In this task, based on the results of the computational analysis, plates will be manufactured for testing and evaluation regarding their strength and stiffness characteristics. In this context, and concerning manufacturing processes, two distinct technologies will be applied, namely the use of metal rapid prototyping technology and the lost wax casting process. The former, considering the objectives of this project, appears more suitable and versatile from the perspective of applying more organic designs to the plates. However, it is believed that the properties of plates produced by the lost wax casting process may allow for plates with stiffness and strength more suitable for certain fractures with higher load demands. In fact, manufacturing of these type of plates in titanium and stainless steel possesses some demanding problems like cracking aiming to set-up of a reliable fabrication process. Some fabrication problems can raise in the processing of the starting materials, some due to the

casting grain. In fact, this is an important task to avoid problems like: poor quality of the starting materials, including scarp, that can induce contamination and possible embrittlement; poor melting properties, leading to casting defects and/or gas porosity and blisters, incorporation of inclusions, excessive shrinkage porosity, and segregation; stress corrosion cracking in some gold alloys; and incorrect annealing. In fact, due to the types of materials to be used, this task is fundamental to fabricate adequate plates for mechanical testing. A rigorous control of starting materials will be made. The plates will be manufactured at INEGI of the University of Porto, which possesses the necessary expertise. The mechanical tests on plates manufactured by the two aforementioned processes will be conducted at the Department of Mechanical Engineering of the University of Aveiro, which will be part of a master’s dissertation proposal. In this task, the objective is to mechanically test the filigree bone plates. A statistical significant number of plates will be tested under tensile and in 3-point bending mechanical tests (standard F382-99). These tests are the suitable ones to characterize the structural demand that plates are subjected to fixate the fracture healing region of bones (tibia, femur, elbow, ankle, etc.). The output of results are the stiffness and strength parameters of plates suitable for the biomechanical-biological application in analysis. In the second phase of the task, fractured synthetic bones sites will be used to characterize the fixation of fractures using osteosynthesis plates manufactured previously. An experimental methodology to determine plated femur strains using fibre Bragg gratings and strain will be applied. Strains will be recorded at the same sites on all bones.
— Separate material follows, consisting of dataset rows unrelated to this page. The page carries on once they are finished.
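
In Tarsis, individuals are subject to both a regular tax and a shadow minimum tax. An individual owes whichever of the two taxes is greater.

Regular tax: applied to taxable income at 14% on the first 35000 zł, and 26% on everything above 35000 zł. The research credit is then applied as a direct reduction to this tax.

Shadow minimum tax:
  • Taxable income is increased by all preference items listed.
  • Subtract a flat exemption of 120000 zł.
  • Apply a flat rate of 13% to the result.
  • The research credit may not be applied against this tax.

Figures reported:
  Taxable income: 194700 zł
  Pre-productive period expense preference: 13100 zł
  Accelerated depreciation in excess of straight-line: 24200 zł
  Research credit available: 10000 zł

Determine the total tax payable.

Regular tax:
  35000 zł × 14% = 4900 zł
  159700 zł × 26% = 41522 zł
  → 46422 zł
  Less research credit 10000 zł → 36422 zł

Shadow minimum tax:
  Adjusted income: 194700 zł + 13100 zł + 24200 zł = 232000 zł
  Less exemption 120000 zł → base 112000 zł
  112000 zł × 13% = 14560 zł

36422 zł > 14560 zł, so the regular tax governs.

36422 zł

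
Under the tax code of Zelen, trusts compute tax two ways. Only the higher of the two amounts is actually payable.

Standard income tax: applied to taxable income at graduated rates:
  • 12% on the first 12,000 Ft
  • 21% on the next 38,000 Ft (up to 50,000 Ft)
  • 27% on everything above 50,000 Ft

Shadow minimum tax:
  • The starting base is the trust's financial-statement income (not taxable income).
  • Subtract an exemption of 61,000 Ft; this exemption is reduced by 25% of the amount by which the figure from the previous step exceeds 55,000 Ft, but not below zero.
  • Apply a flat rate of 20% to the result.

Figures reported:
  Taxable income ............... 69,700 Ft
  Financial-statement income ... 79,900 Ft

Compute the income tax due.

14,739 Ft

Standard income tax:
  12,000 Ft × 12% = 1,440 Ft
  38,000 Ft × 21% = 7,980 Ft
  19,700 Ft × 27% = 5,319 Ft
  → 14,739 Ft

Shadow minimum tax:
  Base (financial-statement income): 79,900 Ft
  Exemption: 61,000 Ft − 25% × (79,900 Ft − 55,000 Ft) = 61,000 Ft − 6,225 Ft = 54,775 Ft
  Base: 79,900 Ft − 54,775 Ft = 25,125 Ft
  25,125 Ft × 20% = 5,025 Ft

14,739 Ft > 5,025 Ft, so the standard income tax governs.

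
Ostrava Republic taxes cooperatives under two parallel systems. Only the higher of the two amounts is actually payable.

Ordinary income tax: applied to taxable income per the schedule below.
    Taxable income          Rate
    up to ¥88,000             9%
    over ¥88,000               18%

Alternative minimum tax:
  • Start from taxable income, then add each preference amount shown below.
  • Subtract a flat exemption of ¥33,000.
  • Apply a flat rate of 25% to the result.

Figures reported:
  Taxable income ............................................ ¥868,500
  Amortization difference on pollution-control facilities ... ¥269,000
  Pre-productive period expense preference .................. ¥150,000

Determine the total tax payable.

¥313,625

Ordinary income tax:
  ¥88,000 × 9% = ¥7,920
  ¥780,500 × 18% = ¥140,490
  → ¥148,410

Alternative minimum tax:
  Adjusted income: ¥868,500 + ¥269,000 + ¥150,000 = ¥1,287,500
  Less exemption ¥33,000 → base ¥1,254,500
  ¥1,254,500 × 25% = ¥313,625

¥313,625 > ¥148,410, so the alternative minimum tax is the binding amount.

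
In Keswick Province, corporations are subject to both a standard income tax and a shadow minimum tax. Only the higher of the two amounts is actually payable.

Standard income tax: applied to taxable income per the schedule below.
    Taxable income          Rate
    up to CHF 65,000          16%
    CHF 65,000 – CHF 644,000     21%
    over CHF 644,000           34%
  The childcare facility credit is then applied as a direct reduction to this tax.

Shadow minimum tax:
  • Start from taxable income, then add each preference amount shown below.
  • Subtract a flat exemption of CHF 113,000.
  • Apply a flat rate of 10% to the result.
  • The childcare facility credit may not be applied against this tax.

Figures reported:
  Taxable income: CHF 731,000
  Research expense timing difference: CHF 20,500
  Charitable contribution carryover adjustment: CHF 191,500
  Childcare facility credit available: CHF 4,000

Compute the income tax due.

CHF 157,570

Standard income tax:
  CHF 65,000 × 16% = CHF 10,400
  CHF 579,000 × 21% = CHF 121,590
  CHF 87,000 × 34% = CHF 29,580
  → CHF 161,570
  Less childcare facility credit CHF 4,000 → CHF 157,570

Shadow minimum tax:
  Adjusted income: CHF 731,000 + CHF 20,500 + CHF 191,500 = CHF 943,000
  Less exemption CHF 113,000 → base CHF 830,000
  CHF 830,000 × 10% = CHF 83,000

CHF 157,570 > CHF 83,000, so the standard income tax governs.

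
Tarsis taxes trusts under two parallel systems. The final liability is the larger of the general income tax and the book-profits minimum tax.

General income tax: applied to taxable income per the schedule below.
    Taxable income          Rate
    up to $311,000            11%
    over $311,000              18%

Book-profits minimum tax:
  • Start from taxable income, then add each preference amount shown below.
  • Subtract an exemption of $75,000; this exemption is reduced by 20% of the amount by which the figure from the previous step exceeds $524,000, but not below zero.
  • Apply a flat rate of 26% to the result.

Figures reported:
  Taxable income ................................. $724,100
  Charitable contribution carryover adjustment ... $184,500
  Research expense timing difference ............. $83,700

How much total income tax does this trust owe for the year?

$257,998

Book-profits minimum tax:
  Adjusted income: $724,100 + $184,500 + $83,700 = $992,300
  Exemption: 20% × ($992,300 − $524,000) = $93,660 ≥ $75,000, so the exemption is fully phased out
  Base: $992,300 − $0 = $992,300
  $992,300 × 26% = $257,998

General income tax:
  $311,000 × 11% = $34,210
  $413,100 × 18% = $74,358
  → $108,568

$257,998 > $108,568, so the book-profits minimum tax is the binding amount.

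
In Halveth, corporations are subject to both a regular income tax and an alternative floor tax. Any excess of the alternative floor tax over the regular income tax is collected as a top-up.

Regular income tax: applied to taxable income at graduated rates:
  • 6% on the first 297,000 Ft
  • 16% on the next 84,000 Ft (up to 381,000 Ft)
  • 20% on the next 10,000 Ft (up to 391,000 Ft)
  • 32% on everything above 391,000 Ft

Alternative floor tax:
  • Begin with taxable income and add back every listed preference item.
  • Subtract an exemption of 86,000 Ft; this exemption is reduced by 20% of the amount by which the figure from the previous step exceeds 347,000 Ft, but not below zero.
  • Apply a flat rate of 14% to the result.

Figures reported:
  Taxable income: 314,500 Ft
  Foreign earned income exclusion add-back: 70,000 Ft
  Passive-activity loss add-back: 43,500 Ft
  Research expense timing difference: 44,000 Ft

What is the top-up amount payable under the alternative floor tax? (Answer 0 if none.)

36,920 Ft

Alternative floor tax:
  Adjusted income: 314,500 Ft + 70,000 Ft + 43,500 Ft + 44,000 Ft = 472,000 Ft
  Exemption: 86,000 Ft − 20% × (472,000 Ft − 347,000 Ft) = 86,000 Ft − 25,000 Ft = 61,000 Ft
  Base: 472,000 Ft − 61,000 Ft = 411,000 Ft
  411,000 Ft × 14% = 57,540 Ft

Regular income tax:
  297,000 Ft × 6% = 17,820 Ft
  17,500 Ft × 16% = 2,800 Ft
  → 20,620 Ft

Excess of alternative floor tax over regular income tax: 57,540 Ft − 20,620 Ft = 36,920 Ft.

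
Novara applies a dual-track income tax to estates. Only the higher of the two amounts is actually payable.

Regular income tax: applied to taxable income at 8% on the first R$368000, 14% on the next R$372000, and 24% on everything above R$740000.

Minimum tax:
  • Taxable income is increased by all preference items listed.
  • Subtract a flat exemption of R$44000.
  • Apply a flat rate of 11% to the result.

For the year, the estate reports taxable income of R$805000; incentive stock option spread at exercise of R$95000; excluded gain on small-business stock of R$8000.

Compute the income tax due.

Minimum tax:
  Adjusted income: R$805000 + R$95000 + R$8000 = R$908000
  Less exemption R$44000 → base R$864000
  R$864000 × 11% = R$95040

Regular income tax:
  R$368000 × 8% = R$29440
  R$372000 × 14% = R$52080
  R$65000 × 24% = R$15600
  → R$97120

R$97120 > R$95040, so the regular income tax governs.

R$97120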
This methodology based on fibre Bragg grating sensors is a novel approach to assess bone plate strains and has been developed and tested by the researchers of this project.

Task 6

The correlation between the geometry of filigree motifs and the results of mechanical tests, stiffness, and strength, will allow us to define patterns that are most suitable for different types of bone fractures. These results will be relevant in perspective to avoiding the inadequate development of new plates for specific bone fracture fixation. Thus, we will understand how the typology of the decorative elements such as ‘SS’, spirals, scrolls, scales, snails and cornucopias influence the stiffness and resistance of bone plates. In this context, it is also important to mention the significance of the internal skeleton geometry of the plate and the areas to be filled with the decorative elements.